At home neighbours and relatives had erected a big arch above the wire mesh of our front gate, with “Welcome Home” to mother and father picked out in daisies and snapdragons and carnations against a background of lily leaves and gum tips. The party that evening involved everybody crowded around the piano and singing “The Rose of No Man’s land”, “Blighty”, “Pack Up Your Troubles In Your Old Kitbag” and other songs. My fondest memory was everyone getting drunk and that was hilarious. I also recall that I was fed so much fruit salad and jelly that I vomited. That for me was how the First World War ended.

David uses his bandages and wraps them poorly around Jack’s arm. Jack allows him and then hits him with the cane.

David:

Jack and I must have shared certain similar feelings about the hallway and the wounded men in our house who Mother brought home to stay. We had to be turned out of our room, and for four years we shared a makeshift bed on the floor of the verandah which was partitioned off by fly wire screens and a lot of damp ferns.
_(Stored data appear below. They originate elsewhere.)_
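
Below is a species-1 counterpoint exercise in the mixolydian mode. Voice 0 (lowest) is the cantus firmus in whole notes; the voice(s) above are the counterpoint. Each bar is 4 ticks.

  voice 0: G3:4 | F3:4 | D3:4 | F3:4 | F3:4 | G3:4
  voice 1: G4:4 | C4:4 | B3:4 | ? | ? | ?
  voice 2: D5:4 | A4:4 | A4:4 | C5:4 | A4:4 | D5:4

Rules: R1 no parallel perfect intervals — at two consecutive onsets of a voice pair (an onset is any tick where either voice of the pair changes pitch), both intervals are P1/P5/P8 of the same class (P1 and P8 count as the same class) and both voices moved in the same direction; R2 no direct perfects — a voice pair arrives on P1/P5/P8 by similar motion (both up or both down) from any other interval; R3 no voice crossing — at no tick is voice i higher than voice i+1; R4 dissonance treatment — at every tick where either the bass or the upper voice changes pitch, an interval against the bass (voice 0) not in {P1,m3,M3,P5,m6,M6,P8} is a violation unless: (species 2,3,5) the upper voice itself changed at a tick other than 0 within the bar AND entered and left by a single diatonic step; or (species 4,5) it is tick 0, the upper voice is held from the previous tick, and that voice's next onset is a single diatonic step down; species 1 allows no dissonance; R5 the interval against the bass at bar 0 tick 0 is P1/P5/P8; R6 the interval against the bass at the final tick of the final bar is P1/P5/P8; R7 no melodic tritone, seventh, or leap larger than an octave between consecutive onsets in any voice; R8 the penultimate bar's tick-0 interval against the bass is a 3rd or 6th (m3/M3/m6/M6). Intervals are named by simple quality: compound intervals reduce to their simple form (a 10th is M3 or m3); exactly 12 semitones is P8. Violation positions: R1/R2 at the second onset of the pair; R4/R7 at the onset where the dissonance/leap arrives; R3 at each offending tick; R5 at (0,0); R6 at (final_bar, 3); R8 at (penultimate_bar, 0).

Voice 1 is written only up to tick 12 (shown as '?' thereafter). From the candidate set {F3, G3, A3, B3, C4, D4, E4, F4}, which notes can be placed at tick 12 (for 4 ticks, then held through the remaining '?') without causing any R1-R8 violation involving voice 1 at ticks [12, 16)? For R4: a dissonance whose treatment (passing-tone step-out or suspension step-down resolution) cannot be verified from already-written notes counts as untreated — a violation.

F3: violates R7
G3: violates R4
A3: legal
B3: violates R4
C4: violates R2
D4: legal
E4: violates R4
F4: violates R2,R7

{A3, D4}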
In Melbourne when the hospital ships and transport were bringing sick and wounded Anzacs by the thousands to the military hospital, where mother worked, it became overloaded with patients. Beds were shifted out on to verandahs or even crowded into hastily erected canvas-marquees. It got so bad that earlier patients able to exist on the pension outside of the hospital were discharged to make room for new patients.

This led to quite a few disabled men finding they were demobilised and helpless with no place to go. These were the people Mother brought to our house. Some stayed a few weeks or a few months, there were others who were there for years. Altogether I suppose forty of fifty of them inhabited our house at one time or another. I guess this was what peace became for them.

Blackout / Curtain / Actors walk off.